Dr Lockyer also acknowledged the importance of patient empowerment. “Patients are often keen to be involved in their own management and recognise the benefits,” he said. “The new GMS contract provides an opportunity to provide an integrated approach to address the complex medical, social and psychological needs of those with severe mental illness,” said Lanark GP Dr Jill Murie.

Patients with severe mental illness frequently suffer from anxiety and depression as well as having higher rates of physical illness.

A meta-analysis of studies covering 36 000 people with schizophrenia found that the SMR for all causes was 156 for men and 141 for women.

The SMR for respiratory disease and for cardiovascular disease was 250 and for infectious disease 500.

“The clinical indicators for mental health have been described as the least attractive because they appear to be a lot of work for few points but this is an opportunity to improve the physical and mental well being of the most vulnerable,” said Dr Murie, a member of the Scottish new GMS Quality Working Group.

“A collaborative approach with effective communication, and adequately resourced community services within our PCTs are also essential,” she added.

The innovative Swindon primary care psychology counselling service which has an open access, no wait policy was set up nearly 10 years ago, predating the NSF for Mental Health, which was published in 1999.

“Although not planned as such our service fits with the guiding principles and standards of the NSF,” said consultant psychologist Dr Liz Howells who heads the service.

“We aim to pre-empt secondary referrals.
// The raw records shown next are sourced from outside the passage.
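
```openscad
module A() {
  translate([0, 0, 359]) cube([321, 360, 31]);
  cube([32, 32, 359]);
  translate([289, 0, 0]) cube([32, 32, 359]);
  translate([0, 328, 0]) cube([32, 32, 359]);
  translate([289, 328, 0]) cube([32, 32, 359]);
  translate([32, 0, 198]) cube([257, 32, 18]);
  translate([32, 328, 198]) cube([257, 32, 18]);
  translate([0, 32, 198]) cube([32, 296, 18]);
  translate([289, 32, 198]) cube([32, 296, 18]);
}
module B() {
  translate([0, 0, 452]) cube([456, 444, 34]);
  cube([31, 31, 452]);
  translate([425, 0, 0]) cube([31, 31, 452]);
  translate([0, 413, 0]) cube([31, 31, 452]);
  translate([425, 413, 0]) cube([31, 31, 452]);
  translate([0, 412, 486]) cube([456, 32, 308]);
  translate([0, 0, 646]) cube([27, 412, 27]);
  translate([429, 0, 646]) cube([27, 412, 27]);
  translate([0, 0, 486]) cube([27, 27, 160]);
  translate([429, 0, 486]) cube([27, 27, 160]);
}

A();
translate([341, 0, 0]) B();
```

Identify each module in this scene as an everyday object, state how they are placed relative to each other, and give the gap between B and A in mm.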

The emphasis of our service is on catching problems early and preventing more distress. We offer skills to deal with life’s problems, teach stress management, promote healthy lifestyles and exercise, and teach cognitive behavioural skills,” Dr Howells explained.

In 2003, the service won the mental health category of the Guidelines in Practice Awards. “The work we do with users and carers has been boosted by the prize money,” said Dr Howells.

The Guidelines in Practice conference “Implementing the new GMS contract and NSFs for CHD, diabetes and mental health” was held at the RSM, London on 12 May.